Les 10èmes Rencontres de la Fondation Louis Bonduelle se sont tenues dans le cadre unique et original du Bain Mathieu, à Montréal le 13 juin 2017. Un lieu exceptionnel pour un événement qui l’est tout autant: dresser un regard croisé sur l’alimentation des Canadiens et des Français. Culture alimentaire, quand tu nous tiens… Quels sont les 4 messages de cet événement?

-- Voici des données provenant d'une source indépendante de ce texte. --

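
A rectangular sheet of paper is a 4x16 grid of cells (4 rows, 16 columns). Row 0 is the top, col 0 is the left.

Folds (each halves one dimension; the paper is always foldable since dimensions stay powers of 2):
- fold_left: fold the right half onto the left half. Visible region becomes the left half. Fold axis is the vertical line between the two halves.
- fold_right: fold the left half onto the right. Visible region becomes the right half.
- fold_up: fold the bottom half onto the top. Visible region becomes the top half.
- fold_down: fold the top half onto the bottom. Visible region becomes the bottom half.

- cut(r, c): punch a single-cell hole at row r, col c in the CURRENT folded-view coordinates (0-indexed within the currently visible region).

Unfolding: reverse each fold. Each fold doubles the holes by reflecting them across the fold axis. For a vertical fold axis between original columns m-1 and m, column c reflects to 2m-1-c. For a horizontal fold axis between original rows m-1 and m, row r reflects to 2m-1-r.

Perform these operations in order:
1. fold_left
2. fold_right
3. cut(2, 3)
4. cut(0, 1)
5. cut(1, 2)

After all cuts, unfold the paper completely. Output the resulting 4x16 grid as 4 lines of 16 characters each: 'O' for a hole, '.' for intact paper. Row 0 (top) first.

Op 1 fold_left: fold axis v@8; visible region now rows[0,4) x cols[0,8) = 4x8
Op 2 fold_right: fold axis v@4; visible region now rows[0,4) x cols[4,8) = 4x4
Op 3 cut(2, 3): punch at orig (2,7); cuts so far [(2, 7)]; region rows[0,4) x cols[4,8) = 4x4
Op 4 cut(0, 1): punch at orig (0,5); cuts so far [(0, 5), (2, 7)]; region rows[0,4) x cols[4,8) = 4x4
Op 5 cut(1, 2): punch at orig (1,6); cuts so far [(0, 5), (1, 6), (2, 7)]; region rows[0,4) x cols[4,8) = 4x4
Unfold 1 (reflect across v@4): 6 holes -> [(0, 2), (0, 5), (1, 1), (1, 6), (2, 0), (2, 7)]
Unfold 2 (reflect across v@8): 12 holes -> [(0, 2), (0, 5), (0, 10), (0, 13), (1, 1), (1, 6), (1, 9), (1, 14), (2, 0), (2, 7), (2, 8), (2, 15)]

Answer: ..O..O....O..O..
.O....O..O....O.
O......OO......O
................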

Les recommandations alimentaires sont en pleine réflexion au Canada, comme en France. Un nouveau Guide pour l’un, de nouveaux repères pour l’autre, mais un point commun: la prise en compte des cultures alimentaires et de la dimension durable de l’alimentation.
Ces notions étaient au cœur des Rencontres de la Fondation Louis Bonduelle, intitulées «Les cultures alimentaires: mutations et perspectives». Quatre orateurs, deux Canadiens et deux Français, ont décrypté les facteurs qui imposent des changements dans nos comportements alimentaires et incitent à repenser les repères de consommation.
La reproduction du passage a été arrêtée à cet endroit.